The first issue of WSM, from winter 2001.
PULLMAN, Wash. – Ten years ago, Tim Steury took WSU’s alumni, faculty and staff to a sunny slope above the Walla Walla Valley and introduced them to an emerging phenomenon: Washington wine. At the time, the state’s wine industry had grown from 15 wineries in 1980 to more than 160.
“Conveniently, some of the best wineries in the state are owned by or employ WSU alums,” Steury said in a Washington State Magazine (WSM) feature that stretched across nine pages and 5,575 words. It was the first feature in the first issue of the magazine, which this Friday, Oct. 14, celebrates a decade of award-winning stories and design by publicly thanking the hundreds of people who have graced its pages.
Fittingly, the public 4-6 p.m. reception in the Terrell Library Atrium will feature wine from many of the state’s vintners, who now number more than 700, as well as a variety of foods indigenous to the state.
WSM grew out of a university marketing campaign that, while giving rise to the phrase, “World Class, Face to Face,” also spawned the notion of a four-color alumni magazine. At the time, Steury was editor of Universe, a magazine about WSU research that twice a year went to a limited audience of 7,000.
When Mary Gresch, then-associate vice president for strategic communications and marketing, asked Steury if he would edit the new magazine, he asked for editorial independence – a rarity in university publications. She said yes, and Steury started editing the magazine alongside Pat Caraher ’62, editor of the monthly alumni newspaper Hilltopics.
“This is actually a demotion,” Steury joked recently, “because I used to be head of the Universe.”
WSU connections are everywhere
Several people proposed more atmospheric names for the magazine, like Endeavor. But Steury said the name Washington State Magazine prevailed when someone at a WSU communications advisory meeting said, “You’re trying to take over the state, right?”
“I said, ‘Yeah, my mantra is: Just as we’re Washington state’s university, so are we Washington state’s magazine.’ ”

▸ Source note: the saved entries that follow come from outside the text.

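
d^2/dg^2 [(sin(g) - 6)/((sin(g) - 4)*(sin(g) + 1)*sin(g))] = (-4*sin(g)^3 + 67*sin(g)^2 - 284*sin(g) + 374 + 156/sin(g) - 240/sin(g)^2 - 192/sin(g)^3)/((sin(g) - 4)^3*(sin(g) + 1)^2)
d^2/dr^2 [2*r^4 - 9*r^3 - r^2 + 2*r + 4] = 24*r^2 - 54*r - 2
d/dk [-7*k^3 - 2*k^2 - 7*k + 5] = -21*k^2 - 4*k - 7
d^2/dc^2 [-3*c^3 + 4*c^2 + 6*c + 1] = 8 - 18*c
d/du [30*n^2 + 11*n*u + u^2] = 11*n + 2*u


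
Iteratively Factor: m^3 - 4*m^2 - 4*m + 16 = (m - 4)*(m^2 - 4) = (m - 4)*(m - 2)*(m + 2)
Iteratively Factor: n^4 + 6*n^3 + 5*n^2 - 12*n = (n + 4)*(n^3 + 2*n^2 - 3*n) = n*(n + 4)*(n^2 + 2*n - 3) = n*(n + 3)*(n + 4)*(n - 1)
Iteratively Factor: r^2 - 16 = (r + 4)*(r - 4)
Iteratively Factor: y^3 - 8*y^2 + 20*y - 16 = (y - 2)*(y^2 - 6*y + 8) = (y - 2)^2*(y - 4)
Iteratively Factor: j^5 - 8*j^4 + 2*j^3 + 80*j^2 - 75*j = (j - 5)*(j^4 - 3*j^3 - 13*j^2 + 15*j) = (j - 5)^2*(j^3 + 2*j^2 - 3*j) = (j - 5)^2*(j - 1)*(j^2 + 3*j) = j*(j - 5)^2*(j - 1)*(j + 3)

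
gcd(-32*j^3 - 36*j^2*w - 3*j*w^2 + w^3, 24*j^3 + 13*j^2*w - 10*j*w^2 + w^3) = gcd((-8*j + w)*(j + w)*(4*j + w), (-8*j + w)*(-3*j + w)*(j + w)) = -8*j^2 - 7*j*w + w^2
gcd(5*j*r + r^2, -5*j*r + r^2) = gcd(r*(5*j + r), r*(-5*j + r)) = r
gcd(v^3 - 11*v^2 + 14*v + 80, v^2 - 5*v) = v - 5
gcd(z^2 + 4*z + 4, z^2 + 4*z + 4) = z^2 + 4*z + 4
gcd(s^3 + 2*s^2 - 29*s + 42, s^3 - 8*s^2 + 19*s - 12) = s - 3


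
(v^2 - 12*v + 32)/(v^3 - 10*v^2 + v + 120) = (v - 4)/(v^2 - 2*v - 15)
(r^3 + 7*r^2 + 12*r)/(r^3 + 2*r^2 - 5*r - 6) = r*(r + 4)/(r^2 - r - 2)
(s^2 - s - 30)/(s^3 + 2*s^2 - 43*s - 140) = (s - 6)/(s^2 - 3*s - 28)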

That focus and approach prevails today, said Steury.
“The story possibilities are endless,” he said, “because faculty and alumni are basically involved in everything. You can come up with a story idea and find somebody that will fit the roles and be associated with WSU.
“The university is the world in microcosm,” he added. “Anything that’s going on, we have some connection. We have somebody thinking about it at a minimum, if not prominent in the field.”
Stories cover the globe
Reflecting the magazine’s tagline, “Connecting You to Washington State University – The State – The World,” staff and freelance contributors have over the past 10 years filled more than 2,000 magazine pages with dispatches from throughout the state as well as Honduras, the Republic of Georgia, Ukraine, Ethiopia, West Africa, France, Italy, Switzerland, New Zealand and Antarctica.

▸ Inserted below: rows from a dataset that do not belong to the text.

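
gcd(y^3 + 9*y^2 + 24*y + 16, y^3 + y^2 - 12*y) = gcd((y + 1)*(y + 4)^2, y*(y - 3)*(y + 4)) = y + 4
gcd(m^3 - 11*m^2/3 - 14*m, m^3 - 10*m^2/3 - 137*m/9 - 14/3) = m^2 - 11*m/3 - 14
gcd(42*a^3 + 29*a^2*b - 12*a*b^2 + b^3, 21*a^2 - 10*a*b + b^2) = 7*a - b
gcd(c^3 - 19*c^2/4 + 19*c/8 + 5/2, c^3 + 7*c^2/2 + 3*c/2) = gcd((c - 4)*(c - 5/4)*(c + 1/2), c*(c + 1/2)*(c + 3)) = c + 1/2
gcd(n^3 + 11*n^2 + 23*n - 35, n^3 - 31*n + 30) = n - 1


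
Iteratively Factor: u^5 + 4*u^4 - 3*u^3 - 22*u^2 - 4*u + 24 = (u + 3)*(u^4 + u^3 - 6*u^2 - 4*u + 8) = (u - 1)*(u + 3)*(u^3 + 2*u^2 - 4*u - 8) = (u - 2)*(u - 1)*(u + 3)*(u^2 + 4*u + 4) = (u - 2)*(u - 1)*(u + 2)*(u + 3)*(u + 2)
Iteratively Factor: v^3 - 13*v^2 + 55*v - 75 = (v - 5)*(v^2 - 8*v + 15) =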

Meanwhile, the editorial staff has grown and diversified. Hannelore Suderman, former Palouse bureau chief for the Spokesman-Review, is associate editor and senior writer. Larry Clark ’94 is assistant editor and Web editor. John Paxson is art director, and Eric Sorensen, another former Palouse bureau chief for the Spokesman-Review, is science writer. Barbara Olson is advertising manager.
Trusted by readers
Steury said he has been encouraged by the response of readers. Surveys show they are particularly interested in university research and its application to the state and the world. Steury said he’s also heartened by the trust the readers put in the magazine.

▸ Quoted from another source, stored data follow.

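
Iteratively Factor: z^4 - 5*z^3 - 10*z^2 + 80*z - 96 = (z + 4)*(z^3 - 9*z^2 + 26*z - 24) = (z - 3)*(z + 4)*(z^2 - 6*z + 8) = (z - 4)*(z - 3)*(z + 4)*(z - 2)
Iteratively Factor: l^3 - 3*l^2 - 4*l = (l - 4)*(l^2 + l) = (l - 4)*(l + 1)*(l)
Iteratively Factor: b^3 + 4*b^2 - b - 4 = (b + 4)*(b^2 - 1) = (b - 1)*(b + 4)*(b + 1)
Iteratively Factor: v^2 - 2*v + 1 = (v - 1)*(v - 1)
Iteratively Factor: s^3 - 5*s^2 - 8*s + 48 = (s - 4)*(s^2 - s - 12) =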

“I like to think of us as providing a prism,” he said. “We provide a focused look at what’s going on in the world. If we have somebody who can comment on college athletics, like Thabiti Lewis in this next issue, or shock dynamics, like Yogi Gupta, or Shakespeare, like Will Hamlin, people may not know the person personally but we all belong to the same organization, so there’s an implicit trust in that.”
In the most recent survey, conducted earlier this year, two-thirds of the readers said they read most or all of each issue. More than 80 percent said they read every issue or most issues, find the content excellent or good, and agree that is strengthens their connection to WSU.
And while the magazine has never asked for contributions outside its ad pages, more than one-third of the readers said they have donated to WSU as a result of reading the magazine.